A. Não entendo se é porque está subestimado ou porque é aceito. No início dos anos noventa, havia um ministro do primeiro governo Berlusconi [Pietro Lunardi], que disse que devíamos aprender a viver com eles. Mas em nome de todos os nossos colegas mortos e as pessoas que continuam a lutar, você nunca pode aceitá-las.

R.
 Sim, seu trabalho foi muitas vezes traído. Com os fatos e com os políticos que, quando estavam vivos, os acusavam de serem politizados, de comunistas, de justiça. Quando eles morreram, mostraram que honraram sua memória, mas continuaram a perseguir os juízes vivos que queriam manter o controle do poder. A traição de suas figuras e seu compromisso tem sido muito sério por parte de muitos políticos.P.
 Você já sentiu que a memória de Falcone e Borsellino foi traída?
P. O que seria a máfia sem política?
R. Eu respondo com as palavras Salvatore Cancemi, um colaborador da justiça que pertencia à Comissão de la Cosa Nostra e que, para nos entender, era um daqueles que se sentaram na mesma mesa com Riina e Provenzano para decidir onde e como mata Falcone e Borsellino. Depois de um longo interrogatório, ele me disse: "Dottore, Totó Riina, muitas vezes me disse:" Sem o relacionamento com a política, teríamos sido uma gangue de chacais [criminosos comuns]. O estado teria esmagado nossas cabeças com facilidade. Essa é a nossa força e devemos continuar a cultivá-la. " Nunca esqueci disso.
P. Silvio Berlusconi está em posição de continuar influenciando este país. O que isso significa para a Itália?
R. Há uma frase final que afirma que de 1974 a 1992 Berlusconi teve relações com a máfia siciliana. Ele subsidiou, ele pagou dinheiro. O que é preocupante não é apenas que ainda conta politicamente, mas que ninguém fala sobre esses relacionamentos demonstrados no julgamento final. Mesmo os jornalistas ignoram isso. Além das idéias políticas de cada um, os fatos sempre devem ser lembrados.
P. Qual seria o seu retorno à primeira linha?
R. Eu cito um fato: seria o retorno à liderança do país de um assunto que uma sentença definitiva reconheceu que ele teve relações com a Cosa Nostra por pelo menos 20 anos, até o momento em que Cosa Nostra fez os ataques. Um assunto que pagou a máfia economicamente no período em que matou dezenas de pessoas das instituições. Não é uma opinião, são os dados de fato reconhecidos pelo Supremo Tribunal.

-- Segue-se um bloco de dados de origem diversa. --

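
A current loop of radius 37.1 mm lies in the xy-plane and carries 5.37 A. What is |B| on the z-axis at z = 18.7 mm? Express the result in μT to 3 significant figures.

On the axis of a circular loop, B = μ₀IR² / [2(R²+z²)^(3/2)].
R² + z² = (0.0371)² + (0.0187)² = 0.001726 m², and (R²+z²)^(3/2) = 7.17×10⁻⁵ m³.
B = (4π×10⁻⁷ × 5.37 × 0.001376) / (2 × 7.17×10⁻⁵) = 6.48×10⁻⁵ T.

B ≈ 64.8 μT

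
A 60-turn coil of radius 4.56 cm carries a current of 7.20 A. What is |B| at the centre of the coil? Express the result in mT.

For an N-turn flat coil, B = Nμ₀I/(2R) with R = 0.0456 m.
B = 60 × 9.92×10⁻⁵ T = 5.95×10⁻³ T.

B ≈ 5.95 mT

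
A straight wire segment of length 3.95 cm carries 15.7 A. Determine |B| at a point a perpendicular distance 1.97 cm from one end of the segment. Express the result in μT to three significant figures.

B ≈ 71.3 μT

For a finite straight segment, B = (μ₀I/4πd)(sinθ₁ + sinθ₂), where θ₁, θ₂ are the angles from the perpendicular to each end.
The perpendicular foot is at one end, so the two end-offsets along the wire are 0 and L = 0.0395 m.
sinθ₁ = 0/√(0²+0.0197²) = 0.0000; sinθ₂ = 0.0395/√(0.0395²+0.0197²) = 0.8949.
B = (4π×10⁻⁷ × 15.7) / (4π × 0.0197) × (0.0000 + 0.8949) = 7.13×10⁻⁵ T.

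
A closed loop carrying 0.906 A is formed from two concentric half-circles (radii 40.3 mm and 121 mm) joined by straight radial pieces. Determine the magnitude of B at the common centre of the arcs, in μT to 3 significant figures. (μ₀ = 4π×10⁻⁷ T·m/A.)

B ≈ 4.71 μT

The radial connectors point toward the centre, so dl × r̂ = 0 and they contribute nothing.
Each semicircle gives μ₀I/(4R): inner arc 7.06×10⁻⁶ T, outer arc 2.35×10⁻⁶ T.
The two arcs carry current in opposite angular senses, so their fields oppose: B = |7.06×10⁻⁶ − 2.35×10⁻⁶| = 4.71×10⁻⁶ T.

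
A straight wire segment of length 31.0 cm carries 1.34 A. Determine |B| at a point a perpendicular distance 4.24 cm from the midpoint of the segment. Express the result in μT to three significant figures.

For a finite straight segment, B = (μ₀I/4πd)(sinθ₁ + sinθ₂), where θ₁, θ₂ are the angles from the perpendicular to each end.
The perpendicular from the point meets the wire at its midpoint, so each end is L/2 = 0.155 m away along the wire.
sinθ₁ = 0.155/√(0.155²+0.0424²) = 0.9646; sinθ₂ = 0.155/√(0.155²+0.0424²) = 0.9646.
B = (4π×10⁻⁷ × 1.34) / (4π × 0.0424) × (0.9646 + 0.9646) = 6.10×10⁻⁶ T.

B ≈ 6.10 μT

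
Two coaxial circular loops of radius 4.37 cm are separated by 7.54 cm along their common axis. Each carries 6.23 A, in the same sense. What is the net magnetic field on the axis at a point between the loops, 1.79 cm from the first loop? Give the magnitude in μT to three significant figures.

Each loop contributes B = μ₀IR²/[2(R²+z²)^(3/2)] on the axis, with z measured from that loop.
Loop 1 (z = 0.0179 m): B₁ = 7.10×10⁻⁵ T. Loop 2 (z = 0.0575 m): B₂ = 1.98×10⁻⁵ T.
The fields add: B = B₁ + B₂ = 9.08×10⁻⁵ T.

B ≈ 90.8 μT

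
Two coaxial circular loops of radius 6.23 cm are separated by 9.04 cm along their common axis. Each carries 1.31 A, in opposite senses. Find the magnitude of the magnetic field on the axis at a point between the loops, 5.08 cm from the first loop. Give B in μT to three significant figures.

Each loop contributes B = μ₀IR²/[2(R²+z²)^(3/2)] on the axis, with z measured from that loop.
Loop 1 (z = 0.0508 m): B₁ = 6.15×10⁻⁶ T. Loop 2 (z = 0.0396 m): B₂ = 7.94×10⁻⁶ T.
The fields oppose: B = |B₁ − B₂| = 1.79×10⁻⁶ T.

B ≈ 1.79 μT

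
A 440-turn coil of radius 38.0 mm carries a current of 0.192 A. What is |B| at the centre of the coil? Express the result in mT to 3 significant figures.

B ≈ 1.40 mT

For an N-turn flat coil, B = Nμ₀I/(2R) with R = 0.038 m.
B = 440 × 3.17×10⁻⁶ T = 1.40×10⁻³ T.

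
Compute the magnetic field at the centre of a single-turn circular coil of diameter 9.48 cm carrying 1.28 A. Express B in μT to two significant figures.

At the centre of a circular loop the Biot–Savart law gives B = μ₀I/(2R) (so R = 0.0474 m).
B = (4π×10⁻⁷ × 1.28) / (2 × 0.0474) = 1.70×10⁻⁵ T.

B ≈ 17 μT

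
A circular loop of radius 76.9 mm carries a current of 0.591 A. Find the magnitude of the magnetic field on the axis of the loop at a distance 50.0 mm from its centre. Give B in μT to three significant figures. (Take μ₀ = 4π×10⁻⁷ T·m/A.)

On the axis of a circular loop, B = μ₀IR² / [2(R²+z²)^(3/2)].
R² + z² = (0.0769)² + (0.05)² = 0.008414 m², and (R²+z²)^(3/2) = 7.72×10⁻⁴ m³.
B = (4π×10⁻⁷ × 0.591 × 0.005914) / (2 × 7.72×10⁻⁴) = 2.85×10⁻⁶ T.

B ≈ 2.85 μT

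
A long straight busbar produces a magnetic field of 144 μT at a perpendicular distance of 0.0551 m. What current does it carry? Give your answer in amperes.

I ≈ 39.7 A

For a long straight wire B = μ₀I/(2πd), so I = 2πdB/μ₀.
I = 2π × 0.0551 × 1.44×10⁻⁴ / (4π×10⁻⁷) = 39.7 A.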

P. La Cosa Nostra , de acordo com suas investigações, você ainda pode extorquir dinheiro ao Estado?
R. A partir das investigações dos ataques de 1992 e 1993, surge a probabilidade de Cosa Nostra junto com pessoas de outros ambientes. Constituintes externos E até que a verdade sobre essas pessoas seja descoberta, Cosa Nostra sempre manterá uma arma perigosa, como a extorsão. Ainda há homens de Cosa Nostra que guardam segredos que envolvem parte do poder italiano. Até que tenhamos apenas uma verdade parcial sobre o que aconteceu, será uma verdade negada. E não podemos aceitá-lo.
P. Borsellino estava certo quando disse que não seria Cosa Nostra quem o matou?
R. Cosa Nostra participou. Mas em muitos crimes, inclusive na Via de Amelio, outros instigaram Cosa Nostra a realizar esse ataque ou participaram com o mafioso executando.
P. Como você acha que a abordagem do Vaticano para a Mafia evoluiu?
R. Eu respondo como um magistrado, mas também como um crente católico. Durante décadas, a Igreja foi responsável por uma aceitação muito séria do poder da máfia. Através do silêncio, desatenção, omissão. Mas nos últimos anos, após o famoso discurso de João Paulo II, foi muito importante tomar a posição do Papa Francis afirmando que ser um mafioso leva à excomunhão. E, como católica, sonho com uma Igreja ainda mais valente, que leva o discurso em todos os níveis. Não pode haver compatibilidade entre o Evangelho e a Mafia.